Maroc. A quand une révolution alimentaire ?

Maroc. A quand une révolution alimentaire ?

Rédigé le 12/06/2019
Adam Sfali

Rome : Le tocsin est sonné par la FAO, l’OMS et les activistes climatiques.



Au royaume du Maroc, 3.9% de la population est sous-alimentée, soit 1.4 millions de marocains, selon des statistiques produites par la FAO, dans son rapport intitulé, ‘Regional Africa Overview Of Food Security And Nutrition’. 

La sous-alimentation, selon la nouvelle définition de l’organisation onusienne  pour l’alimentation et l’agriculture, ne concerne pas que la faim, mais plus, la malnutrition. 

Il s’agit, dit la FAO, de la carence en micronutriments, découlant le plus souvent d’une surconsommation d'aliments hautement transformés, comme dans les fastfoods qui basent leurs menus principalement sur des ingrédients artificiels, contenant des niveaux élevés de graisses saturés, de sucres raffinés, de sel et d'additifs chimiques. 

Cette sous-alimentation / malnutrition est la cause de maladies de différentes classes, comme l’obésité des adultes et des enfants, les cancers, les troubles gastriques et cardio-vasculaires, les anémies et autres maladies du sang, les troubles de la croissance chez les enfants, ect..

Concernant les enfants, la malnutrition au Maroc provoque un départ de pandémie d’obésité.

Selon le rapport de la FAO sus-cité, plus de 10% des enfants marocains de moins de cinq ans, sont en surpoids. Le royaume se classe en cette matière, à la 7e place africaine.



Par genre, l’obésité touche plus de 14% des petits garçons et plus de 12% de petites filles au royaume. 



REVOLUTIONNER LE SYSTEME ET LE REGIME ALIMENTAIRE

Le Maroc avait, dés les années 60, intégré la vision mondiale de ‘révolution verte’, qui ne considérait la sécurité alimentaire qu’à travers le seul prisme quantitatif. 

Le royaume s’est attelé ainsi à tout faire pour produire de grosses récoltes et assurer à manger à son peuple, via des étalages bien fournis. Sauf que tout ceci à un prix multiple.

Graziano da Silva, directeur de la FAO, qui a présidé hier et avant-hier, 10 et 11 juin 2019, à Rome, un Symposium international sur l’avenir de l’alimentation, y a déclaré :

L’agriculture intensive, nécessitant beaucoup d'intrants et de ressources ont permis d'augmenter la production alimentaire mais en faisant payer un lourd tribut à l'environnement; entraînant la déforestation, des pénuries en eau, l'épuisement des sols et des niveaux élevés de gaz à effet de serre.

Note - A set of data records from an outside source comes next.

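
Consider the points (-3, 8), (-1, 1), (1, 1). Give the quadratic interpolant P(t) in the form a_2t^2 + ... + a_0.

Newton's divided differences:
P[-3,-1] = (1 - 8) / (-1 - (-3)) = -7/2
P[-1,1] = (1 - 1) / (1 - (-1)) = 0
P[-3,-1,1] = (0 - (-7/2)) / (1 - (-3)) = 7/8
P(t) = 8 + (-7/2)·(t + 3) + (7/8)·(t + 3)(t + 1)
Expanding: P(t) = (7/8)t^2 + 1/8

P(t) = (7/8)t^2 + 1/8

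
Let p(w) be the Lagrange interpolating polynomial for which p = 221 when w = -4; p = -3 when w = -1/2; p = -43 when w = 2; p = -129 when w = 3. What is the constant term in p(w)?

-3

L_0(w) = (w + 1/2)(w - 2)(w - 3) / [-147] = -(1/147)w^3 + (3/98)w^2 - (1/42)w - 1/49
L_1(w) = (w + 4)(w - 2)(w - 3) / [245/8] = (8/245)w^3 - (8/245)w^2 - (16/35)w + 192/245
L_2(w) = (w + 4)(w + 1/2)(w - 3) / [-15] = -(1/15)w^3 - (1/10)w^2 + (23/30)w + 2/5
L_3(w) = (w + 4)(w + 1/2)(w - 2) / [49/2] = (2/49)w^3 + (5/49)w^2 - (2/7)w - 8/49
p(w) = 221·L_0 + (-3)·L_1 + (-43)·L_2 + (-129)·L_3
Only the constant term is needed; take it from each L_i and combine:
221·(-1/49) + (-3)·(192/245) + (-43)·(2/5) + (-129)·(-8/49) = -3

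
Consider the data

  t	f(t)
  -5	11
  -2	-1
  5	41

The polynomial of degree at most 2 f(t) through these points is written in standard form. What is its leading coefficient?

1

The leading coefficient equals the top divided difference f[-5,-2,5].
f[-5,-2] = (-1 - 11) / (-2 - (-5)) = -4
f[-2,5] = (41 - (-1)) / (5 - (-2)) = 6
f[-5,-2,5] = (6 - (-4)) / (5 - (-5)) = 1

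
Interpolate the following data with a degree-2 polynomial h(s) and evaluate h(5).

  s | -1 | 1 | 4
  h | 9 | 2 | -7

Evaluate each Lagrange basis at s = 5:
L_0(5) = (4)·(1)/[(-2)·(-5)] = 2/5
L_1(5) = (6)·(1)/[(2)·(-3)] = -1
L_2(5) = (6)·(4)/[(5)·(3)] = 8/5
Sum: 9·(2/5) + 2·(-1) + (-7)·(8/5) = -48/5

-48/5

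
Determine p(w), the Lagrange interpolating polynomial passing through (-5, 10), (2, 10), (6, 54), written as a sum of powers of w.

p(w) = w^2 + 3w

Build the Lagrange basis polynomials:
L_0(w) = (w - 2)(w - 6) / [77] = (1/77)w^2 - (8/77)w + 12/77
L_1(w) = (w + 5)(w - 6) / [-28] = -(1/28)w^2 + (1/28)w + 15/14
L_2(w) = (w + 5)(w - 2) / [44] = (1/44)w^2 + (3/44)w - 5/22
p(w) = 10·L_0 + 10·L_1 + 54·L_2
  10·L_0(w) = (10/77)w^2 - (80/77)w + 120/77
  10·L_1(w) = -(5/14)w^2 + (5/14)w + 75/7
  54·L_2(w) = (27/22)w^2 + (81/22)w - 135/11
Adding term by term: w^2 + 3w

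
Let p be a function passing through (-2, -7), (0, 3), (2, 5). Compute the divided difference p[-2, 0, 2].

p[-2,0] = (3 - (-7)) / (0 - (-2)) = 5
p[0,2] = (5 - 3) / (2 - 0) = 1
p[-2,0,2] = (1 - 5) / (2 - (-2)) = -1

-1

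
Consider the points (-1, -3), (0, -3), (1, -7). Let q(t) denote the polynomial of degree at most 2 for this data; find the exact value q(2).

-15

Using Newton's divided-difference form:
q[-1,0] = (-3 - (-3)) / (0 - (-1)) = 0
q[0,1] = (-7 - (-3)) / (1 - 0) = -4
q[-1,0,1] = (-4 - 0) / (1 - (-1)) = -2
q(2) = -3 + 0·(3) + (-2)·(3)·(2) = -15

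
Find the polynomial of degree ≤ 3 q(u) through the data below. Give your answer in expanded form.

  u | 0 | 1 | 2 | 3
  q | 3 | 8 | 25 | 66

Build the Lagrange basis polynomials:
L_0(u) = (u - 1)(u - 2)(u - 3) / [-6] = -(1/6)u^3 + u^2 - (11/6)u + 1
L_1(u) = u(u - 2)(u - 3) / [2] = (1/2)u^3 - (5/2)u^2 + 3u
L_2(u) = u(u - 1)(u - 3) / [-2] = -(1/2)u^3 + 2u^2 - (3/2)u
L_3(u) = u(u - 1)(u - 2) / [6] = (1/6)u^3 - (1/2)u^2 + (1/3)u
q(u) = 3·L_0 + 8·L_1 + 25·L_2 + 66·L_3
  3·L_0(u) = -(1/2)u^3 + 3u^2 - (11/2)u + 3
  8·L_1(u) = 4u^3 - 20u^2 + 24u
  25·L_2(u) = -(25/2)u^3 + 50u^2 - (75/2)u
  66·L_3(u) = 11u^3 - 33u^2 + 22u
Adding term by term: 2u^3 + 3u + 3

q(u) = 2u^3 + 3u + 3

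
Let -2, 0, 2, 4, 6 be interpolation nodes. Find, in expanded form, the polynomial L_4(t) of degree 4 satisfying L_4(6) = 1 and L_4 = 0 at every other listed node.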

Une agriculture polluante qui produit des aliments pollués et qui sont du fait de l’urbanisation rapide, transformés dans des processus industriels peu saints et donnés à la consommation via des circuits de distributions peu orthodoxes, a fini par engendrer les chiffres cités ci-dessus, sur la sous-alimentation, les carences en micronutriments et le surpoids des enfants. Des dangers de santé publique et du milieu environnemental qui appellent à la nécessité d’une révolution alimentaire.

Le directeur de la FAO a prôné, pour se sortir de cette situation de haut risque, quelques recommandations :

Le gouvernement devrait mettre en place des politiques et des lois incitant à produire une nourriture plus saine.  

Par exemple, mettre en place des taxes sur les produits alimentaires mauvais pour la santé, des étiquetages alimentaires plus faciles à comprendre et plus complets et des restrictions au niveau de la publicité des aliments, en particulier celles destinées aux enfants.

Le gouvernement devrait promouvoir la consommation de nourriture fraîche et locale, en créant des circuits locaux de production et de consommation alimentaire. 

Les accords de libre-échanges dont le Maroc est contractuel de plusieurs, devraient être amendés, afin d’y intégrer des règles sanitaires et environnementales plus strictes, concernant les échanges de produits alimentaires. 

En fin, a-t-il conclu,

La transformation du système alimentaire commence avec des sols sains, des semences saines et des pratiques agricoles durables. Le système alimentaire dans son ensemble doit être révolutionné.